Luca Lombardo, Weronika Wierusz, Dominique Toscano, Roberto Lapenta, Andrea Kaplan and Giuseppe Siciliani.
In questo studio si indaga la resistenza frizionale esercitata da diversi brackets linguali e vestibolari sia convenzionali che self ligating. I fattori valutati e confrontati sono stati: l’ampiezza bracket/base, la misura dello slot, la distanza interbracket, e gli angoli di contatto critico di primo e di secondo ordine.
18 modelli in gesso (9 superiori e 9 inferiori) sono stati replicati a partire dalle impronte del cavo orale di un paziente non trattato. Sono stati considerati i settori anteriori di ogni modello e su canini e incisivi laterali e centrali sono stati montati sia brackets linguali che vestibolari. Tutti gli attacchi sono stati misurati con un calibro elettronico e con una punta di precisione per calcolare l’ampiezza mesiodistale, l’altezza dello slot e la distanza tra due brackets adiacenti. Il bonding è stato effettuato in una posizione clinicamente appropriata e su ciascuno dei 54 attacchi sono stati eseguiti dei test di frizione meccanica usando una macchina universale di test. E’ stata misurata la massima forza necessaria a spostare gli archi in NiTi di due diametri diversi (0.012 e 0.014) usando negli attacchi convenzionali sia le legature elastiche che metalliche. Gli archi sono stati tirati in direzione distale per simulare lo stadio iniziale di allineamento e livellamento durante i quali devono scivolare attraverso i brackets. La resistenza di ogni combinazione bracket/arco è stata testata in ambiente secco su ognuno dei tre denti e ogni misura è stata ripetuta tre volte.
Secondo i risultati, dei tre tipi di attacchi vestibolari quelli che hanno generato una frizione maggiore sono stati: quelli in ceramica (G&H) e quelli posizionati nell’arcata inferiore ad eccezione degli attacchi superiori Mini-Mono (Forestadent) in cui la differenza con gli inferiori era impercettibile.

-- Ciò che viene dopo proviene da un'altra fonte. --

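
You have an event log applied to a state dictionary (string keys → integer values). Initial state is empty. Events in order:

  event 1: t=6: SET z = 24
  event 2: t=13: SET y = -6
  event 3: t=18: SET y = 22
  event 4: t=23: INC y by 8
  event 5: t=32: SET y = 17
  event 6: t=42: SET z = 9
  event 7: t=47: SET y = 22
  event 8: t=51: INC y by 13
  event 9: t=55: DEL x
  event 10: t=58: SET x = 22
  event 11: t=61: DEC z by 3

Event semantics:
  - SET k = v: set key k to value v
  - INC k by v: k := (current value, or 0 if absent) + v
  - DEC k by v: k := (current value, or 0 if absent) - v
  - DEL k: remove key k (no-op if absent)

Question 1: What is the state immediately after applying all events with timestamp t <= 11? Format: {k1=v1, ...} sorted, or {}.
Answer: {z=24}

Derivation:
Apply events with t <= 11 (1 events):
  after event 1 (t=6: SET z = 24): {z=24}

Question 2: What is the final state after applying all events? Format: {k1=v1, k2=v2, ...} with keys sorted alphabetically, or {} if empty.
Answer: {x=22, y=35, z=6}

Derivation:
  after event 1 (t=6: SET z = 24): {z=24}
  after event 2 (t=13: SET y = -6): {y=-6, z=24}
  after event 3 (t=18: SET y = 22): {y=22, z=24}
  after event 4 (t=23: INC y by 8): {y=30, z=24}
  after event 5 (t=32: SET y = 17): {y=17, z=24}
  after event 6 (t=42: SET z = 9): {y=17, z=9}
  after event 7 (t=47: SET y = 22): {y=22, z=9}
  after event 8 (t=51: INC y by 13): {y=35, z=9}
  after event 9 (t=55: DEL x): {y=35, z=9}
  after event 10 (t=58: SET x = 22): {x=22, y=35, z=9}
  after event 11 (t=61: DEC z by 3): {x=22, y=35, z=6}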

Il divario nei valori tra le due arcate è stato spiegato dagli autori con la ridotta distanza interbracket dell’arcata inferiore che si traduce con un aumento della rotazione e del torque.
A proposito degli attacchi linguali è stato visto invece che i self ligating In-Ovation L sviluppavano valori più alti rispetto ai convenzionali con valori di gran lunga inferiori negli STb.
Gli autori hanno rilevato inoltre che per quanto riguarda la misura dell’arco, questa influenzava la frizione con valori più bassi al ridursi del diametro del filo (lo 0.012 NiTi produceva minor frizione rispetto allo 0.014 NiTi) e che, indipendentemente dal tipo di sistematica linguale o vestibolare, le legature elastiche hanno generato una frizione maggiore rispetto alle loro controparti metalliche.
Ma il tipo di bracket ha un effetto statisticamente significativo sulla frizione?Secondo gli autori mantenendo le altre variabili costanti (arco e legatura) la scelta del bracket è cruciale per il successo del trattamento in termini di controllo dell’ancoraggio per via della grande discrepanza nella lunghezza di arcata in ortodonzia linguale ed è stato visto che la frizione aumenta all’aumentare dell’ampiezza dell’attacco.
I risultati di questo studio hanno delle implicazioni importanti sulle meccaniche di scivolamento, tuttavia gli autori ne ammettono i limiti legati al fatto che le misurazioni sono state effettuate in vitro e non in vivo. Anche se non è stato possibile individuare il fattore che influiva di più sulla frizione gli autori hanno rilevato una tendenza significativa in entrambi i gruppi di attacchi linguali (arcata superiore e inferiore) nell’aumento delle forze frizionali con un decremento dei valori di distanza interbracket direttamente correlato con l’ampiezza dei brackets. E’ stato anche notato che gli attacchi self ligating potrebbero non ridurre la frizione in tecnica linguale ma ulteriori studi sono necessari per migliorare le future generazioni di brackets linguali.